Everybody in this graphic novel is dead. Literally, the entire tale has as its setting the fabled Purgatory, here shown to be the middleground between Heaven and Hell. Specifically, Purgatory is created so as to aid the lost souls who are otherwise caught between the ongoing and neverending war between the two megalithic realms. And the Ferrymen- neither angels or demons themselves- serve the sole purpose of running defense for said lost souls.
Gilgrim does offer up an interesting plot here. I have personally never read his work before, but I was quickly drawn into the story of Dorothy as she awakens beyond her life, stuck in the limbo of a situation lightyears beyond her control. The personalities are certainly colorful enough to give cause for the reader to forget that this is a black and white book. Charon, arguably the hero of the Ferrymen, and his brothers in arms Acheron and Mors all must deal with this new presence on their scene, and the suggestions that larger hands are at play. We meet players from all sides as Dorothy develops and so earns a new role for herself in the forever. And, we learn that there really are things worse than death.
The art, while heavily manga in style, is not at all of the animated/cartoony, brushy approach.
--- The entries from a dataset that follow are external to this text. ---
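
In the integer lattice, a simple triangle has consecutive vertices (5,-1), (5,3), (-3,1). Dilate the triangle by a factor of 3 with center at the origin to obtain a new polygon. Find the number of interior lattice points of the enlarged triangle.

The shoelace formula gives twice the area as |[5·3 − 5·(-1)] + [5·1 − (-3)·3] + [(-3)·(-1) − 5·1]| = 32, so the area is 16.
Summing gcd(|Δx|,|Δy|) over the edges gives the boundary count: gcd(0,4) + gcd(8,2) + gcd(8,2) = 4+2+2 = 8.
Scaling by 3 multiplies the area by 3² = 9 (so the new area is 144) and multiplies the boundary lattice-point count by 3, giving 24.
By Pick's theorem, the interior count of the dilated polygon is 144 − 24/2 + 1 = 133.

133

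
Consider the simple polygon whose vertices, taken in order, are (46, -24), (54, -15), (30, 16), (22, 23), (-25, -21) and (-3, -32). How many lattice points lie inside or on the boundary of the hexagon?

By the shoelace formula, twice the signed area is |(46·(-15) − 54·(-24)) + (54·16 − 30·(-15)) + (30·23 − 22·16) + (22·(-21) − (-25)·23) + ((-25)·(-32) − (-3)·(-21)) + ((-3)·(-24) − 46·(-32))| = 4652, so the area is 2326.
Along each edge there are gcd(|Δx|,|Δy|)+1 lattice points, so counting each shared vertex once the boundary has gcd(8,9) + gcd(24,31) + gcd(8,7) + gcd(47,44) + gcd(22,11) + gcd(49,8) = 1+1+1+1+11+1 = 16.
Pick's theorem gives I = A − B/2 + 1 = 2326 − 16/2 + 1 = 2319, so the closed region contains I + B = 2319 + 16 = 2335 lattice points.

2335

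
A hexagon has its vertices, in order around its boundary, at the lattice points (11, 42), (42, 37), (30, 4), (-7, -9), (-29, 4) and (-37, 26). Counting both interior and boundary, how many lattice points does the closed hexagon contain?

2651

The shoelace formula gives twice the area as |[11·37 − 42·42] + [42·4 − 30·37] + [30·(-9) − (-7)·4] + [(-7)·4 − (-29)·(-9)] + [(-29)·26 − (-37)·4] + [(-37)·42 − 11·26]| = 5276, so the area is 2638.
The number of boundary lattice points is Σ gcd(|Δx|,|Δy|) = gcd(31,5) + gcd(12,33) + gcd(37,13) + gcd(22,13) + gcd(8,22) + gcd(48,16) = 1+3+1+1+2+16 = 24.
Pick's theorem gives I = A − B/2 + 1 = 2638 − 24/2 + 1 = 2627, so the closed region contains I + B = 2627 + 24 = 2651 lattice points.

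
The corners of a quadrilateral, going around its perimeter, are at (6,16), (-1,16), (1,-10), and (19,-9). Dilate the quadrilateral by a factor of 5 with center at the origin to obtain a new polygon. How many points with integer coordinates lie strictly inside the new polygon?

By the shoelace formula, twice the signed area is |(6·16 − (-1)·16) + ((-1)·(-10) − 1·16) + (1·(-9) − 19·(-10)) + (19·16 − 6·(-9))| = 645, so the area is 645/2.
Summing gcd(|Δx|,|Δy|) over the edges gives the boundary count: gcd(7,0) + gcd(2,26) + gcd(18,1) + gcd(13,25) = 7+2+1+1 = 11.
Scaling by 5 multiplies the area by 5² = 25 (so the new area is 8062.5) and multiplies the boundary lattice-point count by 5, giving 55.
By Pick's theorem, the interior count of the dilated polygon is 8062.5 − 55/2 + 1 = 8036.

8036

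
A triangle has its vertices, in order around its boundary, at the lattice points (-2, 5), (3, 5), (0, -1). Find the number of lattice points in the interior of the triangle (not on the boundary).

11

Using the shoelace formula, 2A = |((-2)·5 − 3·5) + (3·(-1) − 0·5) + (0·5 − (-2)·(-1))| = 30, so the area is 15.
The number of boundary lattice points is Σ gcd(|Δx|,|Δy|) = gcd(5,0) + gcd(3,6) + gcd(2,6) = 5+3+2 = 10.
Pick's theorem gives I = A − B/2 + 1 = 15 − 10/2 + 1 = 11.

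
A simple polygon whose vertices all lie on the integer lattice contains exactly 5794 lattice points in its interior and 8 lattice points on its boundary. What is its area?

5797

Pick's theorem states A = I + B/2 − 1, so A = 5794 + 8/2 − 1 = 5797.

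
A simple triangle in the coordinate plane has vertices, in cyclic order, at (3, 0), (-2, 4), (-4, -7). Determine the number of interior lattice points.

The shoelace formula gives twice the area as |(3·4 − (-2)·0) + ((-2)·(-7) − (-4)·4) + ((-4)·0 − 3·(-7))| = 63, so the area is 63/2.
Along each edge there are gcd(|Δx|,|Δy|)+1 lattice points, so counting each shared vertex once the boundary has gcd(5,4) + gcd(2,11) + gcd(7,7) = 1+1+7 = 9.
By Pick's theorem A = I + B/2 − 1, so I = 63/2 − 9/2 + 1 = 28.

28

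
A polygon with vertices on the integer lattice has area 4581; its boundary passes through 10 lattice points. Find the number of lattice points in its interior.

Pick's theorem A = I + B/2 − 1 rearranges to I = A − B/2 + 1 = 4581 − 10/2 + 1 = 4577.

4577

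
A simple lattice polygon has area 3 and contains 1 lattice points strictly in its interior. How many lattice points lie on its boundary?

6

Pick's theorem gives A = I + B/2 − 1, so B = 2(A − I + 1) = 2(3 − 1 + 1) = 6.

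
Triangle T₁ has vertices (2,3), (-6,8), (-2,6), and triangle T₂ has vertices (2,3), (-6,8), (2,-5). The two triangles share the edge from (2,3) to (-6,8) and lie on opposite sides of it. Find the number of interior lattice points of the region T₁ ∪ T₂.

29

The union is the simple quadrilateral with vertices (2,3), (-2,6), (-6,8), (2,-5) in order.
Using the shoelace formula, 2A = |[2·6 − (-2)·3] + [(-2)·8 − (-6)·6] + [(-6)·(-5) − 2·8] + [2·3 − 2·(-5)]| = 68, so the area is 34.
Along each edge there are gcd(|Δx|,|Δy|)+1 lattice points, so counting each shared vertex once the boundary has gcd(4,3) + gcd(4,2) + gcd(8,13) + gcd(0,8) = 1+2+1+8 = 12.
By Pick's theorem I = A − B/2 + 1 = 34 − 12/2 + 1 = 29.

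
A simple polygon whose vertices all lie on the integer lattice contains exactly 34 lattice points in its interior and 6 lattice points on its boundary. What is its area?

Pick's theorem states A = I + B/2 − 1, so A = 34 + 6/2 − 1 = 36.

36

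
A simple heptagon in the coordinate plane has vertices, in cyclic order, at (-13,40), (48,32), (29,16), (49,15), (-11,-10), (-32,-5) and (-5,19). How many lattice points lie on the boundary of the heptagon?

The number of boundary lattice points is Σ gcd(|Δx|,|Δy|) = gcd(61,8) + gcd(19,16) + gcd(20,1) + gcd(60,25) + gcd(21,5) + gcd(27,24) + gcd(8,21) = 1+1+1+5+1+3+1 = 13.

13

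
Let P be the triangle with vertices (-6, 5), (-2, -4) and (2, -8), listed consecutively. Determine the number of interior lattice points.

8

By the shoelace formula, twice the signed area is |((-6)·(-4) − (-2)·5) + ((-2)·(-8) − 2·(-4)) + (2·5 − (-6)·(-8))| = 20, so the area is 10.
The number of boundary lattice points is Σ gcd(|Δx|,|Δy|) = gcd(4,9) + gcd(4,4) + gcd(8,13) = 1+4+1 = 6.
Pick's theorem gives I = A − B/2 + 1 = 10 − 6/2 + 1 = 8.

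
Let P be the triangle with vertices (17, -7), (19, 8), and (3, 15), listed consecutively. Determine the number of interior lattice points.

126

By the shoelace formula, twice the signed area is |[17·8 − 19·(-7)] + [19·15 − 3·8] + [3·(-7) − 17·15]| = 254, so the area is 127.
The number of boundary lattice points is Σ gcd(|Δx|,|Δy|) = gcd(2,15) + gcd(16,7) + gcd(14,22) = 1+1+2 = 4.
Pick's theorem gives I = A − B/2 + 1 = 127 − 4/2 + 1 = 126.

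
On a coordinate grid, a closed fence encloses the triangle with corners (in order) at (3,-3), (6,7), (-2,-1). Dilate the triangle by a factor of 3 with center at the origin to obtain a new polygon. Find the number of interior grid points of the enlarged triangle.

238

The shoelace formula gives twice the area as |[3·7 − 6·(-3)] + [6·(-1) − (-2)·7] + [(-2)·(-3) − 3·(-1)]| = 56, so the area is 28.
Summing gcd(|Δx|,|Δy|) over the edges gives the boundary count: gcd(3,10) + gcd(8,8) + gcd(5,2) = 1+8+1 = 10.
Scaling by 3 multiplies the area by 3² = 9 (so the new area is 252) and multiplies the boundary lattice-point count by 3, giving 30.
By Pick's theorem, the interior count of the dilated polygon is 252 − 30/2 + 1 = 238.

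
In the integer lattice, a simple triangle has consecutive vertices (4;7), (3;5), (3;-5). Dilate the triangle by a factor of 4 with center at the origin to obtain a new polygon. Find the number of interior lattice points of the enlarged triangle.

57

Using the shoelace formula, 2A = |(4·5 − 3·7) + (3·(-5) − 3·5) + (3·7 − 4·(-5))| = 10, so the area is 5.
The number of boundary lattice points is Σ gcd(|Δx|,|Δy|) = gcd(1,2) + gcd(0,10) + gcd(1,12) = 1+10+1 = 12.
Scaling by 4 multiplies the area by 4² = 16 (so the new area is 80) and multiplies the boundary lattice-point count by 4, giving 48.
By Pick's theorem, the interior count of the dilated polygon is 80 − 48/2 + 1 = 57.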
Gilgrim obviously puts much thought into his storytelling, though my take is that his strength is more in his writing. Still, this is a fun look for a sometimes heavy in tone work, and as such completes a rather nice package. While the look especially may appeal to many a young Goth enthusiast, there is much more here than would typically attract the atypical Hot Topix customer.
Nicely done book. If you do not consider yourself very Gothic, but absolutely loved The Sandman series nonetheless, then this would draw you in just as easily, I would imagine. My curiosity was peaked enough to warrant adding The Cemeterians to my own backlist. Worth a strong look, for those looking for something without capes.